Die Daumen sind gedrückt. Hast du denn für deine berufliche Zukunft nach dem Masterabschluss bereits Pläne geschmiedet?
Nach dem Studium habe ich schon vor, im Berliner Umland zu bleiben, auch wenn ich durch meine bisherige Mitarbeit bei verschiedenen selbstständigen Restauratoren weiß, dass dies wegen der Auftragslage nicht unbedingt einfach ist.
Meine Traumvorstellung wäre in einem Werkstattkollektiv zu arbeiten. Vielleicht mit Kolleginnen und Kollegen aus anderen Fachrichtungen, vielleicht auch mit Leuten in einem ähnlichen Alter, wo man sich selbst noch herantasten und gegenseitig unterstützen kann und es auch möglich ist größere Aufträge anzunehmen.

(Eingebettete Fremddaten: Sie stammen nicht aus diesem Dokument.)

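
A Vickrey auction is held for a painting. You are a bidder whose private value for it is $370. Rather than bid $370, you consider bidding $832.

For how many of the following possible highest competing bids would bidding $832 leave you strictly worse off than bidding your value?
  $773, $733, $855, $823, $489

The deviation hurts exactly when the highest competing bid lies strictly between $370 and $832 — overbidding then wins at a price above your value.
$773: inside the interval → strictly worse (loss $403).
$733: inside the interval → strictly worse (loss $363).
$855: above both → same outcome either way.
$823: inside the interval → strictly worse (loss $453).
$489: inside the interval → strictly worse (loss $119).
Count: 4.

4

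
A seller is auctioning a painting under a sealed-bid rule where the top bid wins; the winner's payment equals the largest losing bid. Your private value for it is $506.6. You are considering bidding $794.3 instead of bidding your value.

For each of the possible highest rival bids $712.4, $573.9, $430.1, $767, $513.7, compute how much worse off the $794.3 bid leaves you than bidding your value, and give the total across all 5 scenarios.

The deviation costs you only when the competing bid falls strictly between $506.6 and $794.3; elsewhere both bids give the same outcome.
$712.4: truthful payoff $0, deviation payoff −$205.8 → loss $205.8.
$573.9: truthful payoff $0, deviation payoff −$67.3 → loss $67.3.
$430.1: outcomes coincide → loss $0.
$767: truthful payoff $0, deviation payoff −$260.4 → loss $260.4.
$513.7: truthful payoff $0, deviation payoff −$7.1 → loss $7.1.
Total loss = $205.8 + $67.3 + $260.4 + $7.1 = $540.6.

$540.6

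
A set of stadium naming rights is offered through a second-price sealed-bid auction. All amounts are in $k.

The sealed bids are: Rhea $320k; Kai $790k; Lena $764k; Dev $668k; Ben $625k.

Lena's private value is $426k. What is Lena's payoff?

Highest bid: Kai at $790k, so Kai wins.
Second-highest bid: Lena at $764k — that is the price the winner pays.
Lena did not win, so Lena pays nothing and receives nothing: payoff $0k.

$0k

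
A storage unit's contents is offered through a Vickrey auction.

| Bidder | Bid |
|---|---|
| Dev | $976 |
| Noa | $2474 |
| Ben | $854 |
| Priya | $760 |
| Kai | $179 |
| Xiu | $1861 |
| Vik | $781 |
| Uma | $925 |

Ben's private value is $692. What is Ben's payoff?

$0

Highest bid: Noa at $2474, so Noa wins.
Second-highest bid: Xiu at $1861 — that is the price the winner pays.
Ben did not win, so Ben pays nothing and receives nothing: payoff $0.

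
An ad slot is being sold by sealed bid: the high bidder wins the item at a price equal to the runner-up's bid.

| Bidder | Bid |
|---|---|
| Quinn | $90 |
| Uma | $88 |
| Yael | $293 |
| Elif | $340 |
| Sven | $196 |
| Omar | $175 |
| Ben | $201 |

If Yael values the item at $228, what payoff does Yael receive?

Highest bid: Elif at $340, so Elif wins.
Second-highest bid: Yael at $293 — that is the price the winner pays.
Yael did not win, so Yael pays nothing and receives nothing: payoff $0.

$0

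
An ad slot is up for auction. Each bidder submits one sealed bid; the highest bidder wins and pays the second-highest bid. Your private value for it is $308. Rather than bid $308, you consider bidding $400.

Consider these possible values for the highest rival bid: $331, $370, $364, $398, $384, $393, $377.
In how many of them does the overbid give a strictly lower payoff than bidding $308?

The deviation hurts exactly when the highest competing bid lies strictly between $308 and $400 — overbidding then wins at a price above your value.
$331: inside the interval → strictly worse (loss $23).
$370: inside the interval → strictly worse (loss $62).
$364: inside the interval → strictly worse (loss $56).
$398: inside the interval → strictly worse (loss $90).
$384: inside the interval → strictly worse (loss $76).
$393: inside the interval → strictly worse (loss $85).
$377: inside the interval → strictly worse (loss $69).
Count: 7.

7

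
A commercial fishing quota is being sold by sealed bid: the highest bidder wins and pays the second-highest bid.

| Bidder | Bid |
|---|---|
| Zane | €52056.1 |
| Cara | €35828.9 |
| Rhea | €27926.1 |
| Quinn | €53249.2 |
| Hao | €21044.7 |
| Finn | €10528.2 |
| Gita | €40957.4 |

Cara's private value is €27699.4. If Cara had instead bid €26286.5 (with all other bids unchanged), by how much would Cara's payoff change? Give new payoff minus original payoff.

The highest bid among the other bidders is €53249.2; Cara's bid doesn't change that.
Original bid €35828.9: Cara is not highest (top rival bid is €53249.2); payoff €0.
Alternative bid €26286.5: Cara is not highest (top rival bid is €53249.2); payoff €0.
Change in payoff = €0 − (€0) = €0.

€0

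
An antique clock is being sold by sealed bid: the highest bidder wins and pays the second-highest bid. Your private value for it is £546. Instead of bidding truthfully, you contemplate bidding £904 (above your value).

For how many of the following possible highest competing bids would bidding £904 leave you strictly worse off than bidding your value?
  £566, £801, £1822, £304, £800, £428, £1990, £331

3

The deviation hurts exactly when the highest competing bid lies strictly between £546 and £904 — overbidding then wins at a price above your value.
£566: inside the interval → strictly worse (loss £20).
£801: inside the interval → strictly worse (loss £255).
£1822: above both → same outcome either way.
£304: below both → same outcome either way.
£800: inside the interval → strictly worse (loss £254).
£428: below both → same outcome either way.
£1990: above both → same outcome either way.
£331: below both → same outcome either way.
Count: 3.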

Genauso wäre es für mich toll, halb-halb zu machen, also teils selbstständig und teils angestellt zu sein wie zum Beispiel in einem Denkmalamt. So ganz genau lässt sich noch nicht sagen, wie es nach dem Studium weitergeht. Es gibt viele Wege, was ja auch das Schöne ist. Ganz neu bei uns an der FHP haben wir auch die Fachplanung. Auch in diesem Bereich könnte ich mir vorstellen, später einmal zu arbeiten.
Das Interview führte Patricia Brozio bereits am 3. Juni 2025 im für die VDR-Onlineredaktion.
Inzwischen hat sich bezüglich der Auswahl eines Masterthemas einiges getan. Sehr wahrscheinlich wird Désirée Kosel sich mit einem Holzhaus in Potsdam auseinander setzen, das derzeit in die Denkmalliste aufgenommen wird.